A reader, in email, notes that sure, she gets to live near a Whole Foods, but she made that choice of where to live. We could have made that choice, but we didn’t. (Implicit: so we should stop complaining.) Indeed, one of us could commute a couple hours into work if she wanted to live in a city with a Whole Foods and the other would have to live in an entirely different state. Seems as if the red state folk aren’t as into WF as those blue coastal cities. (Which is weird, because isn’t WF from like Texas or someplace?)
Anyhow, that gets to the question: How mobile are people?
Most of us are living constrained optimization problems. Most of us aren’t quite qualified to be tenured professors at Stanford (we are ignoring people who would prefer Harvard or Columbia). So we have to make trade-offs.
Currently the trade-off we’re making precludes us from walking to a Whole Foods (and don’t even get us started on the lack of Trader Joe’s).
It is true, we could re-optimize. We *could* move. But… making the trade off to be closer to a Whole Foods seems kind of the opposite of the advice to make the choices that make us happiest.
Many people have even more difficult choices and are even more constrained than we are. In our optimization problems we generally have to balance:
Jobs– this is what our revealed preferences have put our strongest weight. We’ve made most of our mobility sacrifices based on our ability to be tenure track professors at research universities. We could have made the choice to have a more mobile career, but we didn’t want to.
Family– We’ve both asked our partners to make sub-optimal career and lifestyle choices in sacrifice to our jobs, and they have. For a while #2 was living apart from her partner and that sucked more than anything. With couples, often sacrifices have to be made for one or the other or both. We don’t make choices in a vacuum.
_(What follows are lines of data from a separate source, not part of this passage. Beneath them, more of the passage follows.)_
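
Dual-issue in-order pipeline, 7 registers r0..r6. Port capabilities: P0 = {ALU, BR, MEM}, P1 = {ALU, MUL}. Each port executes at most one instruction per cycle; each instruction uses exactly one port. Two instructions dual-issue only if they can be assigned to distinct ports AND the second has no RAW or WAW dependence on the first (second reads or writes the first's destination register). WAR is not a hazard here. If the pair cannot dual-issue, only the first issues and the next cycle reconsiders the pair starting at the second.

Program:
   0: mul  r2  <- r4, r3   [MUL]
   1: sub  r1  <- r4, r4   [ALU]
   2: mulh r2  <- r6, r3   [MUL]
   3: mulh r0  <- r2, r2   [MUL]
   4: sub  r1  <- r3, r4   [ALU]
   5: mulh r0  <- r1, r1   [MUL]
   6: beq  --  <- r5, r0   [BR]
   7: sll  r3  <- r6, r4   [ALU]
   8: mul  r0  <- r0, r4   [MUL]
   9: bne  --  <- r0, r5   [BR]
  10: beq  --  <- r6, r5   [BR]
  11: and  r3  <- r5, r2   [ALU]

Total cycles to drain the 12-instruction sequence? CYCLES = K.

CYCLES = 8

0. mul/sub @i0+i1  | dual
1. mulh @i2  | no-port MUL/MUL
2. mulh/sub @i3+i4  | dual
3. mulh @i5  | RAW r0
4. beq/sll @i6+i7  | dual
5. mul @i8  | RAW r0
6. bne @i9  | no-port BR/BR
7. beq/and @i10+i11  | dual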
Credit constraints– If we were independently wealthy, we could quit, pack up, and buy that house in the SF hills or Palo Alto or wherever. We could walk to all sorts of fancy food places, and no longer care about our careers, finding fulfillment in high level charitable work instead. Alas, we are not independently wealthy. And many many families have it much worse than we do with our comparative privilege. Rent for places near WF is generally not cheap.
Weather– I could very easily get a job in Boston or DC but I don’t want to live on the East Coast! #2 likes the DC area, however.
Given that we’ve made choices that have these consequences… are we allowed to complain? Well… yes and no.
Under constraints, rational actors try to find work-arounds that optimize their utility. It’s easy to buy baby tomato plants at the grocery store to plant and get your tomatoes that way if the only tomatoes available at the stores are tasteless mush imported from the Netherlands. So although we’d love to live closer to WF, and many other amenities, we’ve found some work-arounds. We’re doing what we can.
Even though we complain about many red-state aspects of the culture here, it can be fulfilling to get students to see two sides of an issue that they once thought was only in black-and-white. It’s still bad that homosexuality is thought of as a sin here, but that would be bad if we were living in the SF bay area (we just wouldn’t have to know about it because people wouldn’t talk about it in polite company).
And complaining about bad weather is totes fair game no matter where you live. Even if you’re complaining about it being the short-lived rainy season in Santa Monica.
What do you think? Have you managed to get everything you want in life (career, family, quality of life)? If you haven’t, should you be allowed to complain about the trade-offs you’ve had to make? And what tradeoffs have you made?